細かいシーンの切り貼りが謎に多いのがあんステの特徴でもありますが(disです)、あの…なんだっけ、Valkyrieがアレする…あの一連のくだりのリプライズは私はとても好きでした。まだユニットを組む前のトリスタが偶然同じステージに立ち、旧Valkyrieが崩壊し、中学生の友也と創が純粋な憧れだけを胸に抱いている。境遇も心境もまったく違うキャラクターたちが夢ノ咲学院という場でそれぞれに群像劇を繰り広げていて、それぞれは一見関連がないように見えるのに、確実にひとつの大きな物語を紡いでいるという、その感じがめっちゃ私の好きな「あんさんぶるスターズ!」だなって。あんスタは群像劇であり壮大なクロニクルでもある。切り取りかたによって悲劇にも喜劇にもなる、そういうところが大好きだな、ってあんステはいつも思い出させてくれるんですよぉ…。突然過去作に刺されるとこもいい。校歌のイントロが流れ出した瞬間に蓮巳と零様の終わりの始まりを思い出すし(DR)、なずなの悲痛な独白とBGMでValkyrieの美しさを思い出す(MoM)。3年続いたあんステ独自の歴史が確かにあるんですな。胸熱。

初登場Switchキャスト、カンのいいヤツが3人って感じでとてもよかったですね!!木津つばさ先生はもう言わずもがな、絶対に難しい夏目をしっかり作り込んでらしてさすがです。冷静に考えると、「本音を言うときだけセリフのフォントが変わる」ってなんだよ!!!!という。セリフ回しに照れがないのと、大仰な身振り手振りがスゲー!キレッキレダンスちょ〜〜〜〜かっこよかったな〜〜〜〜!!!!!!!やっぱりさ〜五奇人…見たい…よね…あんステフェス…頼む…マジで…どう考えてもつばさが最強を誇る五奇人になる…見たい…見せて…

 青森出身の25歳ド新人こと工藤ちゃん(Byレンオザワ)も、まあそりゃあダンスとかはアレですが、「お、おまえ、意外とやるやんけ…」っていうあんステあるある。こういう「いや、君、誰!!」な若者が意外な器用さを発揮して、だんだん成長してくのを見届けることこそあんステの醍醐味みたいなとこあるよ。ダンスの体幹がないゆえに長すぎる手足を持て余してバタバタ踊る感じ、知ってる!!!www ただギャグシーンの間も謎によく、なんせ声がとてもいいので今度に期待です。筋トレしような。あと小顔すぎて頭がウィッグに埋もれてる。

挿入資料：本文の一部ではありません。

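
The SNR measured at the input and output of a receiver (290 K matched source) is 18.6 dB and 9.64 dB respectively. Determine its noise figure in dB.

8.96 dB

NF (dB) = SNR_in(dB) − SNR_out(dB) when the source is at T₀
NF = 18.6 − 9.64 = 8.96 dB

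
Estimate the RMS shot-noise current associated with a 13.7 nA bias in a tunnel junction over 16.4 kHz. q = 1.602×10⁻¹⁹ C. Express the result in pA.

8.48 pA

I_n = √(2qI·B)
2qI·B = 2 × 1.602×10⁻¹⁹ × 1.37×10⁻⁸ × 1.64×10⁴ = 7.20×10⁻²³ A²
I_n = √(7.20×10⁻²³) = 8.48×10⁻¹² A = 8.48 pA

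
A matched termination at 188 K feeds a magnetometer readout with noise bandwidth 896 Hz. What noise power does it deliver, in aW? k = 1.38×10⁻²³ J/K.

P_n = kTB = 1.38×10⁻²³ × 188 × 8.96×10² = 2.32×10⁻¹⁸ W = 2.32 aW

2.32 aW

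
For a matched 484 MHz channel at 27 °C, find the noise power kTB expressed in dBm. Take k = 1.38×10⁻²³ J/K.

−87.0 dBm

T = 27 °C + 273.15 = 300.15 K
P_n = kTB = 1.38×10⁻²³ × 300.15 × 4.84×10⁸ = 2.00×10⁻¹² W
In dBm: 10 log₁₀(2.00×10⁻¹² / 10⁻³) = −87.0 dBm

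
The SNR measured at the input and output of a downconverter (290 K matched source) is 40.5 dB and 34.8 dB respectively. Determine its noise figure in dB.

NF (dB) = SNR_in(dB) − SNR_out(dB) when the source is at T₀
NF = 40.5 − 34.8 = 5.7 dB

5.7 dB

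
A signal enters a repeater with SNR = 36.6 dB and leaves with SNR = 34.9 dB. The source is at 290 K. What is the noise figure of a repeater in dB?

1.7 dB

NF (dB) = SNR_in(dB) − SNR_out(dB) when the source is at T₀
NF = 36.6 − 34.9 = 1.7 dB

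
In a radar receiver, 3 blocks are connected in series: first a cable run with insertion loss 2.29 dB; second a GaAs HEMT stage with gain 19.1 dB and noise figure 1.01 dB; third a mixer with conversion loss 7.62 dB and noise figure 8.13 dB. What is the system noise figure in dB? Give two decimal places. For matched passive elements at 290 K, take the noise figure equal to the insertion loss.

Convert to linear (a loss of L dB is a gain of −L dB): F_i = 10^(NF_i/10), G_i = 10^(G_i,dB/10)
  Stage 1: F_1 = 10^(2.29/10) = 1.694, G_1 = 10^(−2.29/10) = 0.5902
  Stage 2: F_2 = 10^(1.01/10) = 1.262, G_2 = 10^(19.1/10) = 81.28
  Stage 3: F_3 = 10^(8.13/10) = 6.501, G_3 = 10^(−7.62/10) = 0.1730
Friis cascade:
  F = 1.694 + (1.262 − 1)/0.5902 + (6.501 − 1)/47.97 = 2.253
NF = 10 log₁₀(2.253) = 3.53 dB

3.53 dB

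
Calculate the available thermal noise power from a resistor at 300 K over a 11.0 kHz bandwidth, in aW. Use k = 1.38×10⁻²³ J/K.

45.5 aW

P_n = kTB = 1.38×10⁻²³ × 300 × 1.10×10⁴ = 4.55×10⁻¹⁷ W = 45.5 aW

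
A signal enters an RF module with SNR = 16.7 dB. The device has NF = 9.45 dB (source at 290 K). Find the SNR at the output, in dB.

7.25 dB

By definition F = SNR_in/SNR_out, so in dB: SNR_out = SNR_in − NF
SNR_out = 16.7 − 9.45 = 7.25 dB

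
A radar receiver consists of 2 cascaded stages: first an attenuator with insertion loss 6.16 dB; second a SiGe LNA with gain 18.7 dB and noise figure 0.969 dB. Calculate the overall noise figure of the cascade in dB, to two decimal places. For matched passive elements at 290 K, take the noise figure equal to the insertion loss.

Convert to linear (a loss of L dB is a gain of −L dB): F_i = 10^(NF_i/10), G_i = 10^(G_i,dB/10)
  Stage 1: F_1 = 10^(6.16/10) = 4.130, G_1 = 10^(−6.16/10) = 0.2421
  Stage 2: F_2 = 10^(0.969/10) = 1.250, G_2 = 10^(18.7/10) = 74.13
Friis cascade:
  F = 4.130 + (1.250 − 1)/0.2421 = 5.163
NF = 10 log₁₀(5.163) = 7.13 dB

7.13 dB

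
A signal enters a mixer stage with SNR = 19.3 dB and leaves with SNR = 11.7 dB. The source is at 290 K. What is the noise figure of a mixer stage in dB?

NF (dB) = SNR_in(dB) − SNR_out(dB) when the source is at T₀
NF = 19.3 − 11.7 = 7.6 dB

7.6 dB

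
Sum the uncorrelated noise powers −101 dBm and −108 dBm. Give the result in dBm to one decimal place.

−100.2 dBm

Convert to linear, add, convert back:
P₁ = 7.94×10⁻¹⁴ W, P₂ = 1.58×10⁻¹⁴ W
P_tot = 9.53×10⁻¹⁴ W → 10 log₁₀(P_tot / 10⁻³) = −100.2 dBm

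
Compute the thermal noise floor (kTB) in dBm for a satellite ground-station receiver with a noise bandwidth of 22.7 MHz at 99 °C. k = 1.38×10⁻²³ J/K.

−99.3 dBm

T = 99 °C + 273.15 = 372.15 K
P_n = kTB = 1.38×10⁻²³ × 372.15 × 2.27×10⁷ = 1.17×10⁻¹³ W
In dBm: 10 log₁₀(1.17×10⁻¹³ / 10⁻³) = −99.3 dBm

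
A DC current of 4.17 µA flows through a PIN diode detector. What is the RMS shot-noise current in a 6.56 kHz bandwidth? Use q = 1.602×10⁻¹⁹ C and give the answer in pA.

93.6 pA

I_n = √(2qI·B)
2qI·B = 2 × 1.602×10⁻¹⁹ × 4.17×10⁻⁶ × 6.56×10³ = 8.76×10⁻²¹ A²
I_n = √(8.76×10⁻²¹) = 9.36×10⁻¹¹ A = 93.6 pA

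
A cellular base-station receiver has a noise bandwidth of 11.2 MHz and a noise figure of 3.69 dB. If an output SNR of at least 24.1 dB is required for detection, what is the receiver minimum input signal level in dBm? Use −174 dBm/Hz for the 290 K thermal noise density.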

 世古口くんの宙ちゃんは言うことなし。かわいい。安定のプロショタ。乱数も楽しみ。

 トリスタではやっぱりもう、レンオザワ大先生よね。なんでこんなにスバルなんだろう。拝むレベル。ここが似てるとかいうレベルじゃなくて、もはや「そのもの」なんだよなあ…スバルのセリフをあんなにスバルらしく言えて、あんなに瞳がキラキラしてて、華があって、真ん中にいるのが似合う人いる…?よしまちの星持ち理論だと完全にキングだし、なんならセンターの星もエースの星も持っている。スバルもそうだしレンオザワもそう。久々のキラキラストリームありがとうございました。

 

 しかしね、今後きっとメインストーリーに戻ってキセキシリーズをやるんだろうけど、そろそろキャストのキャリア差問題と、キャストの高齢化問題が深刻ですよw トリスタと現fineが並んだらまっっっったく対等に見えないだろうしなあ〜〜〜〜〜。これは少しずつキャス変してきた弊害ですね。ぶっちゃけそろそろトリスタキャス変したほうが全体のバランス取れそうなんだけど、他のキャラはともかくレンオザワ以外にスバル演れる若者がマジでマジで見つからんでしょ。Edenを強めのキャストで揃えて現トリスタのまま完走させる?いや〜〜〜まあそりゃトリスタvsEdenという意味ではそうなんだけど、でも全キャラで並んだときのバランスさすがに悪くないかあ〜〜〜???
そんなこんなで、今後はどういう感じでキャストを調整していくのかが気になるところです。学生モノはほんと難しいっすね。作中は数ヶ月しか経ってないかもしれないけど、初演から3年経ったら役者は3つ歳を取るわけでね…そういう意味で刀剣乱舞とかいいよね。「そろそろキツいな…」的な気まずさなさそうだもんね。2.5次元も地味に高齢化問題ある。高齢化っつーか、上が詰まってるっつーか…2.5の次のキャリアをまだみんな模索してる最中って感じ…みんな頑張ってくれ…幸せになってくれ…
いろいろツッコミどころはあるものの、総合的にはめちゃ楽しんでいるので、今後もシリーズが続く限りは追いかけますわよ。1ヶ月気が狂い続けたDRの感想も残しとけばよかったな…ただただ気が狂ってただけだけど…。